Jubiläum:Gruß aus dem Weltall

Isa Genzken

Isa Genzken - starke Frau im Männerkosmos der zeitgenössischen Kunst.

(Foto: Uwe Epping)

Baumarkt-Kram für Ground Zero, Astronautenanzüge für Venedig: Die Ausnahmekünstlerin Isa Genzken wird 70 Jahre alt.

Von Catrin Lorch

Ende der Achtzigerjahre war Kunst noch etwas Abgehobenes, die Szene muss man sich rückblickend vorstellen wie ein Raumschiff: die Astronauten, meist weiß und männlich, alle mit ihren Entdeckungen beschäftigt und auf Erden - wenn sie mal kurz aufsetzen - eher bestaunt, denn verstanden.

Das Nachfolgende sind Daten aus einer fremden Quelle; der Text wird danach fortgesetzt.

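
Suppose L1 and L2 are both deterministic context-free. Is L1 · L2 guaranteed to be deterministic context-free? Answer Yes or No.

Take L₁ = {ε, c} (finite, hence regular and DCFL) and L₂ = {c aⁿbⁿ : n≥0} ∪ {cc aⁿb²ⁿ : n≥0} (a DCFL: the number of leading c's tells the DPDA whether to pop one stack symbol per b or per two b's). Then L₁L₂ ∩ cca⁺b* = {cc aⁿbⁿ : n≥1} ∪ {cc aⁿb²ⁿ : n≥1}. If L₁L₂ were a DCFL, so would be this intersection with a regular set, and a DPDA for it started from its configuration after reading cc would accept {aⁿbⁿ : n≥1} ∪ {aⁿb²ⁿ : n≥1}, which no deterministic PDA accepts (a DPDA for it would have a single run on aⁿb²ⁿ, accepting after the prefix aⁿbⁿ and accepting again after n more b's; an ordinary PDA that simulates it on a's and b's and, at any moment when it is accepting, may switch to reading only a fresh letter d while feeding each d to the simulation as a b, would accept aⁱbʲdᵏ (k≥1) exactly when both aⁱbʲ and aⁱbʲ⁺ᵏ are in the language, i.e. its language intersected with the regular set a*b*d⁺ would be exactly {aⁿbⁿdⁿ : n≥1} — impossible, since context-free languages are closed under intersection with regular sets and {aⁿbⁿdⁿ} is not context-free). Hence L₁L₂ is not a DCFL.

No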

So war es auch 1987 mit "ABC" bei den Skulptur Projekten in Münster, einer Installation von Isa Genzken, die kaum vermittelbar war.

Fest angebaut an die Universitätsbibliothek erinnerte sie an sowjetische Avantgarde-Architektur, musste aber nach der Ausstellung sofort aus dem Stadtbild wieder verschwinden. Dass der Abbau teurer war als die Installation, hat Isa Genzken dann gefallen, die damals als eine der wenigen Künstlerinnen eingeladen war.

Die 1948 in Bad Oldesloe geborene Genzken sieht auf einem Foto aus dieser Zeit sehr jung aus und sehr entschlossen. In den Händen hält sie ein viele Meter breites "Ellipsoid", glatt geformt, mit industrieller Präzision lackiert und spitz zulaufend wie ein Speer. Die minimal gerundeten Kanten wirkten zudem wie die Schnittmenge gewaltiger Kreise.

Die damals mit Gerhard Richter verheiratete Bildhauerin dachte in gewaltigen Dimensionen. Konkret plante sie bald gewaltige Tulpen entlang von Autobahnen oder Ringe, die ganze Häuserblocks überspannt hätten, und erdachte sprungturmhohe Stahlrahmen für Verkehrsinseln. "Jeder Mensch braucht ein Fenster", war als Ausstellungstitel eine ihrer minimal-schlichten wie maßlosen Forderungen.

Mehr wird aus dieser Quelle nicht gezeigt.